I've looked into this further, and it turns out that this distribution has been studied at length. The reason it's of interest is because this "broken" algorithm is (or was) used in the RSA chip system.
In Shuffling by semi-random transpositions, Elchanan Mossel, Yuval Peres, and Alistair Sinclair study this and a more general class of shuffles. The upshot of that paper appears to be that it takes log(n) broken shuffles to achieve near random distribution.
In The bias of three pseudorandom shuffles (Aequationes Mathematicae, 22, 1981, 268-292), Ethan Bolker and David Robbins analyze this shuffle and determine that the total variation distance to uniformity after a single pass is 1, indicating that it is not very random at all. They give asympotic analyses as well.
Finally, Laurent Saloff-Coste and Jessica Zuniga found a nice upper bound in their study of inhomogeneous Markov chains.
This question is begging for an interactive visual matrix diagram analysis of the broken shuffle mentioned. Such a tool is on the page Will It Shuffle? - Why random comparators are bad by Mike Bostock.
Bostock has put together an excellent tool that analyzes random comparators. In the dropdown on that page, choose naïve swap (random ↦ random) to see the broken algorithm and the pattern it produces.
His page is informative as it allows one to see the immediate effects a change in logic has on the shuffled data. For example:
This matrix diagram using a non-uniform and very-biased shuffle is produced using a naïve swap (we pick from "1 to N") with code like this:
function shuffle(array) {
var n = array.length, i = -1, j;
while (++i < n) {
j = Math.floor(Math.random() * n);
t = array[j];
array[j] = array[i];
array[i] = t;
}
}
But if we implement a non-biased shuffle, where we pick from "k to N" we should see a diagram like this:
where the distribution is uniform, and is produced from code such as:
function FisherYatesDurstenfeldKnuthshuffle( array ) {
var pickIndex, arrayPosition = array.length;
while( --arrayPosition ) {
pickIndex = Math.floor( Math.random() * ( arrayPosition + 1 ) );
array[ pickIndex ] = [ array[ arrayPosition ], array[ arrayPosition ] = array[ pickIndex ] ][ 0 ];
}
}
The excellent answers given so far are concentrating on the distribution, but you have asked also "What happens if you make this mistake?" - which is what I haven't seen answered yet, so I'll give an explanation on this:
The Knuth-Fisher-Yates shuffle algorithm picks 1 out of n elements, then 1 out of n-1 remaining elements and so forth.

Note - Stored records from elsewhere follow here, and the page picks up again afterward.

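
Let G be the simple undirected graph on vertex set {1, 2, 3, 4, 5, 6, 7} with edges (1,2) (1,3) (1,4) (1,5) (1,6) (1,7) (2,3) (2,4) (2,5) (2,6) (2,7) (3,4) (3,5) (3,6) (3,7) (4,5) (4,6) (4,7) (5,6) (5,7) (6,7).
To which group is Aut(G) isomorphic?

the symmetric group on 7 letters

All 7 vertices are pairwise adjacent: G = K_7. Every bijection on the vertex set is an automorphism of K_7; hence Aut(K_7) ≅ S_7, order 5040.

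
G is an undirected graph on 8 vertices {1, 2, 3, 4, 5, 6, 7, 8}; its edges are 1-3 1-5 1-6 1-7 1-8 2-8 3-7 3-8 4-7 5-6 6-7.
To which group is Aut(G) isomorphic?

{e}

Degrees alone do not determine every vertex (e.g. 2 and 4 both have degree 1), but their neighbour-degree multisets differ: N(2) has degrees [3] while N(4) has degrees [4]. Repeating this refinement separates all vertices, so the only automorphism is the identity.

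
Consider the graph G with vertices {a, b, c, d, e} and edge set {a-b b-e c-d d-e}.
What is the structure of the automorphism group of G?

The degree sequence is [1, 2, 1, 2, 2]; the two degree-1 vertices a and c are the ends of a path, so G = P_5. A path has exactly one nontrivial symmetry — reversal — giving Aut(G) of order 2.

C_2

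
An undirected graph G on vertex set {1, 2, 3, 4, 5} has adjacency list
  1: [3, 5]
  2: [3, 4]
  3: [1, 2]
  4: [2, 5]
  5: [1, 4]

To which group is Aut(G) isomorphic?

the dihedral group of order 10

G is 2-regular and connected on 5 vertices, i.e. the cycle C_5. C_5 has 5 rotations and 5 reflections, so Aut(C_5) ≅ D_5 of order 10.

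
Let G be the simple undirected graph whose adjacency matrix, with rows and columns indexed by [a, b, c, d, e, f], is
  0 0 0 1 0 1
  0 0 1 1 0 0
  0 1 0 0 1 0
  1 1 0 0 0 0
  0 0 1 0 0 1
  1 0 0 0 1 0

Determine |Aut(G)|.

G is 2-regular and connected on 6 vertices, i.e. the cycle C_6. The automorphisms of the 6-cycle are exactly the symmetries of a regular 6-gon: the dihedral group D_6, |D_6| = 12.

12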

You can implement it with two arrays a1 and a2 where you remove one element from a1 and insert it into a2, but the algorithm does it in place (which means, that it needs only one array), as is explained here (Google: "Shuffling Algorithms Fisher-Yates DataGenetics") very well.
If you don't remove the elements, they can be randomly chosen again which produces the biased randomness. This is exactly what the 2nd example your are describing does. The first example, the Knuth-Fisher-Yates algorithm, uses a cursor variable running from k to N, which remembers which elements have already been taken, hence avoiding to pick elements more than once.